Former politician and architect of the Oslo Accords Yossi Beilin says that the only feasible solution for future governance of Gaza would be an international consortium led by the United Nations or the Arab League.
Palestinian leader Yasser Arafat and Yossi Beilin (L) after meeting in Gaza City 06 September 1999.

It would be a huge mistake for Israel to maintain a presence in Gaza after the war, Yossi Beilin, one of the architects of the 1993 Oslo Accords between Israel and the PLO, told Al-Monitor in an exclusive interview this week. 

Amid reports that there is no concrete plan for what comes next, Beilin, a former deputy foreign minister, justice minister and close associate of late President Shimon Peres, said that Israel must start thinking realistically about "the day after" the war in Gaza. He also stressed that the events of Oct. 7, shattered Israeli Prime Minister Benjamin Netanyahu hopes for peace with Arab countries as an attempt to the Palestinians to accept his conditions.

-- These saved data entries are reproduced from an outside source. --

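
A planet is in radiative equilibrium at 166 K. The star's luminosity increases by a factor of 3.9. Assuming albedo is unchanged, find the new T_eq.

T_eq ≈ 233 K

T_eq ∝ L^(1/4) · d^(−1/2).
T′ = 166 × 3.9^(1/4) = 233 K.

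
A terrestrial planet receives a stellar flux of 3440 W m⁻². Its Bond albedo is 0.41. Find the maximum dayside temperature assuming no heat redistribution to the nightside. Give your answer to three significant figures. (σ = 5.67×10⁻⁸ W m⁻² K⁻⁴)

With no redistribution each surface element balances locally: S(1−A) = σT⁴.
T = [3440 × 0.59 / 5.67×10⁻⁸]^(1/4) = (3.58×10¹⁰)^(1/4) = 435 K.

T_ss ≈ 435 K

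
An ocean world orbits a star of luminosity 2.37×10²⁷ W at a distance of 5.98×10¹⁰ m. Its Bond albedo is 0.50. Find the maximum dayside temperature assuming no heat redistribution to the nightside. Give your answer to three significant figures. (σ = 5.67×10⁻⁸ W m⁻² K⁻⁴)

T_ss ≈ 826 K

Flux: S = L/(4πd²) = 2.37×10²⁷/(4π×(5.98×10¹⁰)²) = 5.27×10⁴ W m⁻².
With no redistribution each surface element balances locally: S(1−A) = σT⁴.
T = [5.27×10⁴ × 0.50 / 5.67×10⁻⁸]^(1/4) = (4.65×10¹¹)^(1/4) = 826 K.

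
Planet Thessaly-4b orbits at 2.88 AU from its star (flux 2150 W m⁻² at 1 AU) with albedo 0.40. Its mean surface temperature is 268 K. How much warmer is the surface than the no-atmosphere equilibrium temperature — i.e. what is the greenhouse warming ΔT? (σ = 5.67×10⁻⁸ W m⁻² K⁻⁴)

S = 2150/2.88² = 259.2 W m⁻².
T_eq = [S(1−A)/(4σ)]^(1/4) = [259.2×0.60/(4×5.67×10⁻⁸)]^(1/4) = 161.8 K.
ΔT = T_surf − T_eq = 268 − 161.8.

ΔT ≈ 106.2 K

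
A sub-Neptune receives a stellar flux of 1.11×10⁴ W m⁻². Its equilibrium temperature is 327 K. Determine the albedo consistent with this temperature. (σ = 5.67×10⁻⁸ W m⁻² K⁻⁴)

A ≈ 0.77

From T_eq⁴ = S(1−A)/(4σ): 1−A = 4σT_eq⁴/S.
1−A = 4 × 5.67×10⁻⁸ × (327)⁴ / 1.11×10⁴ = 0.234.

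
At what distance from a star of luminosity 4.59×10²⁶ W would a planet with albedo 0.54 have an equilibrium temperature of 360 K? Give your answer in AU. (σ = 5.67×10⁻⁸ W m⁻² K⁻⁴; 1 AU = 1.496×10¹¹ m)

d ≈ 0.444 AU

From T_eq⁴ = L(1−A)/(16πσd²): d = √[L(1−A)/(16πσT_eq⁴)].
d = √[4.59×10²⁶ × 0.46 / (16π × 5.67×10⁻⁸ × (360)⁴)] = 6.64×10¹⁰ m = 0.444 AU.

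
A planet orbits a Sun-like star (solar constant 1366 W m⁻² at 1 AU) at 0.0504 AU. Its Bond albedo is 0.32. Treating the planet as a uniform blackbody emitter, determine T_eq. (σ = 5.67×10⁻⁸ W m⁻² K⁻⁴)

T_eq ≈ 1130 K

Flux at 0.0504 AU: S = 1366/0.0504² = 5.38×10⁵ W m⁻².
Energy balance: absorbed = emitted ⇒ πR²·S(1−A) = 4πR²·σT_eq⁴, so T_eq⁴ = S(1−A)/(4σ).
T_eq = [5.38×10⁵ × 0.68 / (4 × 5.67×10⁻⁸)]^(1/4) = (1.61×10¹²)^(1/4) = 1130 K.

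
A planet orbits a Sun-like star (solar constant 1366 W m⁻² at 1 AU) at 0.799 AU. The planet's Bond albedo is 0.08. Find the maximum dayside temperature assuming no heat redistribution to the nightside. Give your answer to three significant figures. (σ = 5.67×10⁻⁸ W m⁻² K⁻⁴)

Flux at 0.799 AU: S = 1366/0.799² = 2140 W m⁻².
With no redistribution each surface element balances locally: S(1−A) = σT⁴.
T = [2140 × 0.92 / 5.67×10⁻⁸]^(1/4) = (3.47×10¹⁰)^(1/4) = 432 K.

T_ss ≈ 432 K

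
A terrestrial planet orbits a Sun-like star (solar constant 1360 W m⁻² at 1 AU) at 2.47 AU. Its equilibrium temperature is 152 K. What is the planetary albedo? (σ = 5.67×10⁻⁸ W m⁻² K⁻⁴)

A ≈ 0.46

Flux at 2.47 AU: S = 1360/2.47² = 223 W m⁻².
From T_eq⁴ = S(1−A)/(4σ): 1−A = 4σT_eq⁴/S.
1−A = 4 × 5.67×10⁻⁸ × (152)⁴ / 223 = 0.543.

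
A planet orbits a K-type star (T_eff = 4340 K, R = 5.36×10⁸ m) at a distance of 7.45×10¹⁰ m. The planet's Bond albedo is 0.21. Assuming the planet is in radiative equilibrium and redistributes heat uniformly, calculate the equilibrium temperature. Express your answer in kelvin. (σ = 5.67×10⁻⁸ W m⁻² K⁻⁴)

L = 4πR_⋆²σT_⋆⁴ = 4π(5.36×10⁸)² × 5.67×10⁻⁸ × (4340)⁴ = 7.26×10²⁵ W.
S = L/(4πd²) = 1040 W m⁻².
Energy balance: absorbed = emitted ⇒ πR²·S(1−A) = 4πR²·σT_eq⁴, so T_eq⁴ = S(1−A)/(4σ).
T_eq = [1040 × 0.79 / (4 × 5.67×10⁻⁸)]^(1/4) = (3.63×10⁹)^(1/4) = 245 K.

T_eq ≈ 245 K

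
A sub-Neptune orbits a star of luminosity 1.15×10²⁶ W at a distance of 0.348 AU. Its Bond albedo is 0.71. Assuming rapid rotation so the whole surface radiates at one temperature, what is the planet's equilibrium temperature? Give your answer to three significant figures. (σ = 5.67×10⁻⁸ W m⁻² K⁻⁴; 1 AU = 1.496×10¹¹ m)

T_eq ≈ 256 K

d = 0.348 AU = 5.21×10¹⁰ m.
Flux: S = L/(4πd²) = 1.15×10²⁶/(4π×(5.21×10¹⁰)²) = 3380 W m⁻².
Energy balance: absorbed = emitted ⇒ πR²·S(1−A) = 4πR²·σT_eq⁴, so T_eq⁴ = S(1−A)/(4σ).
T_eq = [3380 × 0.29 / (4 × 5.67×10⁻⁸)]^(1/4) = (4.32×10⁹)^(1/4) = 256 K.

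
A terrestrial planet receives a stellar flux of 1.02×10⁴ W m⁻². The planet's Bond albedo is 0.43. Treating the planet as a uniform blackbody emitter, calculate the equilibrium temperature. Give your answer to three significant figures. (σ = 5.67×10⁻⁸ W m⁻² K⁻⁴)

T_eq ≈ 400 K

Energy balance: absorbed = emitted ⇒ πR²·S(1−A) = 4πR²·σT_eq⁴, so T_eq⁴ = S(1−A)/(4σ).
T_eq = [1.02×10⁴ × 0.57 / (4 × 5.67×10⁻⁸)]^(1/4) = (2.56×10¹⁰)^(1/4) = 400 K.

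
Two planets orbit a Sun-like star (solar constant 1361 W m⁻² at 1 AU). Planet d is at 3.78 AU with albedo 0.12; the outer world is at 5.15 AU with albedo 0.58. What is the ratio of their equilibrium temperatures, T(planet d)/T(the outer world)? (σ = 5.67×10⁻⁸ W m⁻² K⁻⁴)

T_eq = [S₀(1−A)/(4σd²)]^(1/4), so T ∝ (1−A)^(1/4) / √d.
T₁ = [1361×0.88/(4×5.67×10⁻⁸×3.78²)]^(1/4) = 138.65 K.
T₂ = [1361×0.42/(4×5.67×10⁻⁸×5.15²)]^(1/4) = 98.73 K.

T₁/T₂ ≈ 1.404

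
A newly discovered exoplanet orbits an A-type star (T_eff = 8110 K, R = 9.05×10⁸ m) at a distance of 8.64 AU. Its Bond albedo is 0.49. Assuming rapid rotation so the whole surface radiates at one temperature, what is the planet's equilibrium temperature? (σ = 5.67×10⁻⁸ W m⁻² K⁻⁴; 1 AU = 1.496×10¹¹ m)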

Assessing that Palestinian President Mahmoud Abbas might refuse to take over the management of the Gaza Strip, Beilin cautions Israeli leadership to avoid getting entrenched in the Gaza Strip, arguing for an international consortium led by the United Nations or the Arab League in the interim stages. 

Beilin, a Knesset member and minister for the Labor Party before joining the left-wing Meretz party as its chairman, a position he held until he retired from politics in 2008, also expressed doubts about Israel's ability to eradicate Hamas entirely.